At that scale it makes sense to start thinking about alternatives to RAID e.g. an object storage with erasure coding should work well for a code base already using the S3 API. In theory even minio should be enough, but I never had enough spare hardware to perform a load test of that scale.

bufferoverflow · on March 18, 2019

Or they can just have their own backup solution for a lot cheaper. 8TB = $140 on Amazon.

1 petabyte = 125 drives = $17,500 (one-time cost).

It will probably cost more to connect all these drives to some sort of a server. Though 125 is within the realm of what a simple USB should be able to handle (127 devices per controller).

whoami_whereami · on March 18, 2019

And how many days of downtime are you willing to tolerate while you are restoring that petabyte of data from your contraption? Let's say you have a 10Gbps internet connection (not cheap) all the way through to the Amazon data center, the data transfer will only take about 12 days per petabyte then.

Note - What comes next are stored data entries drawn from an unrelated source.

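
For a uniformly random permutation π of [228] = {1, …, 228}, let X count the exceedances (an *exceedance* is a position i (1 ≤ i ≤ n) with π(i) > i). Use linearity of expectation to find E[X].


Write X = Σ_{i=1}^{228} X_i, where X_i = 1_{π(i) > i}.
For each fixed i, π(i) is uniform over {1, …, 228} (marginal of a uniform permutation), so P[π(i) > i] = (n − i)/n. Summing: Σ_{i=1}^{228} (n − i)/n = (0 + 1 + … + 227)/228 = 228(228 − 1)/(2·228) = (228 − 1)/2.
Hence E[X] = Σ_{i=1}^{228} (228 − i)/228 = 227/2 ≈ 113.500000.

E[X] = 227/2 = 113.500000.


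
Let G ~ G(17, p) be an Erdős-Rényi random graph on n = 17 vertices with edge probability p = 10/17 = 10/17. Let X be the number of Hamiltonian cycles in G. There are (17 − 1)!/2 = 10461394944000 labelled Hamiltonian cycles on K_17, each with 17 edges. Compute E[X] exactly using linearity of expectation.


K_17 has (17 − 1)!/2 = 10461394944000 labelled Hamiltonian cycles.
For each such Hamiltonian cycle H, let X_H = 1 if all 17 edges of H are present in G. Then P[X_H = 1] = p^{17} = (10/17)^{17} = 100000000000000000/827240261886336764177.
By linearity of expectation: E[X] = Σ_H E[X_H] = 10461394944000 · p^{17} = 10461394944000 · 100000000000000000/827240261886336764177 = 1046139494400000000000000000000/827240261886336764177.
Numerically: E[X] ≈ 1.26461e+09.

E[X] = 10461394944000 · (10/17)^{17} = 1046139494400000000000000000000/827240261886336764177 ≈ 1.26461e+09.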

Getting petabytes of storage isn't the problem, transferring the data back and forth is.

Bartweiss · on March 19, 2019

This is all true, but it sort of presupposes competence.

Taking a full month to recover a downed social media platform isn't really acceptable, but it's still better than being literally unable to recover it at all. Spending a small fortune to ship hardware to an AWS datacenter and convincing/paying them to load it directly would probably also be worthwhile, when we're talking about simply losing a $500M company. If the claim here about "no backup" is true, it's so profoundly stupid that everything I know about best practices sort of goes out the window. Approaches that any sensible person would consider unacceptably slow and unreliable are still a step up from a completely blank playbook.

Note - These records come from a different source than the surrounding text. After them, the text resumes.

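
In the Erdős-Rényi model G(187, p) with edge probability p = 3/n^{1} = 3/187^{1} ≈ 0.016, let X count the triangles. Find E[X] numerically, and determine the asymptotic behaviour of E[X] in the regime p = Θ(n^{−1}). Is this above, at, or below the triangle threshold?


Number of potential triangles: C(187, 3) = 1072445.
Each occurs with probability p³ ≈ (0.016)³ ≈ 4.12894e-06.
By linearity: E[X] = C(187, 3)·p³ ≈ 1072445 · 4.12894e-06 ≈ 4.428.
Here α = 1, so p = 3/n is exactly at the triangle threshold p ~ 1/n. Asymptotically E[X] → c³/6 = 3³/6 = 9/2 ≈ 4.500, a bounded constant. In this regime the triangle count is asymptotically Poisson(c³/6).

E[X] ≈ 4.428; in regime p = Θ(1/n^{1}) E[X] stays bounded (at the triangle threshold p ~ 1/n).


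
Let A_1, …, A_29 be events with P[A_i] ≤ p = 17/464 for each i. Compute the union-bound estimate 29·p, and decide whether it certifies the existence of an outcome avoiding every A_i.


Union bound: P[∪_{i=1}^{29} A_i] ≤ Σ_i P[A_i] ≤ 29·p = 29·(17/464) = 17/16.
Numerically: 17/16 ≈ 1.06250.
Is 17/16 < 1? NO.
Since the bound 17/16 is ≥ 1, the union bound is uninformative here; it does NOT by itself certify existence.

29·p = 17/16 ≈ 1.06250; existence NOT certified by the union bound.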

(I guess the theory might be that Tumblr is such a trashfire it can't be restored, or would lose so much value in days/weeks of downtime that there's no point in even planning for that. Again, I don't really know how you run cost-benefit analyses when it's not entirely clear the project has benefits.)

yayr · on March 19, 2019

you can just colocate that server

whoami_whereami · on March 19, 2019

And where does Amazon offer colo services? What they offer is Direct Connect at certain (non-Amazon) data centers. That costs about 20k per year for a 10Gb port, ON TOP of the colocation and cross connect fees you are paying at the data center where you want to establish the connection. If you want to bring the restore time down to 12 hours, you need 24 connections (and you need at least as many servers, no single server can handle 240Gb of traffic), so we are now at about 480k+X (large X!) per year per petabyte just for the connections you need in case you have a catastrophic failure (establishing such a connection takes days or even weeks, even if ports are available immediately, so you can't establish the connections "on demand").

That's not even talking about availability, as you are now getting into the realm where it starts to get questionable whether even Amazon has enough backhaul capacity available at those locations so that you can actually max out 50+ 10Gb connections simultaneously.

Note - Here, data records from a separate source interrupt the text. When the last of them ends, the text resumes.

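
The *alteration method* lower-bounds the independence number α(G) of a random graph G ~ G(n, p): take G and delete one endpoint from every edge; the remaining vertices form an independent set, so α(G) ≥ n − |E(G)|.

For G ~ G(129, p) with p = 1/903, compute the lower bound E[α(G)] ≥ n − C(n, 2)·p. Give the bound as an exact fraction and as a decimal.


E[|E(G)|] = C(129, 2)·p = 8256 · (1/903) = 64/7.
E[α(G)] ≥ n − E[|E(G)|] = 129 − 64/7 = 839/7.
Numerically: ≈ 119.857143.
(This is only a lower bound; the true E[α(G)] may be larger.)

E[α(G)] ≥ 839/7 ≈ 119.857143.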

QuinnyPig · on March 19, 2019

At this scale there is no “just.”

lugg · on March 18, 2019

That's like a developer or two..

Wth?

zwily · on March 18, 2019

MFA delete at least doesn’t cost any extra.

quotemstr · on March 18, 2019

So, roughly the cost of one or two good engineers? Not having backups is penny wise and pound foolish.

ConceptJunkie · on March 18, 2019

"Penny wise and pound foolish" is the universal motto of management everywhere.

de_watcher · on March 18, 2019

They'll lose it as soon as they try to configure that.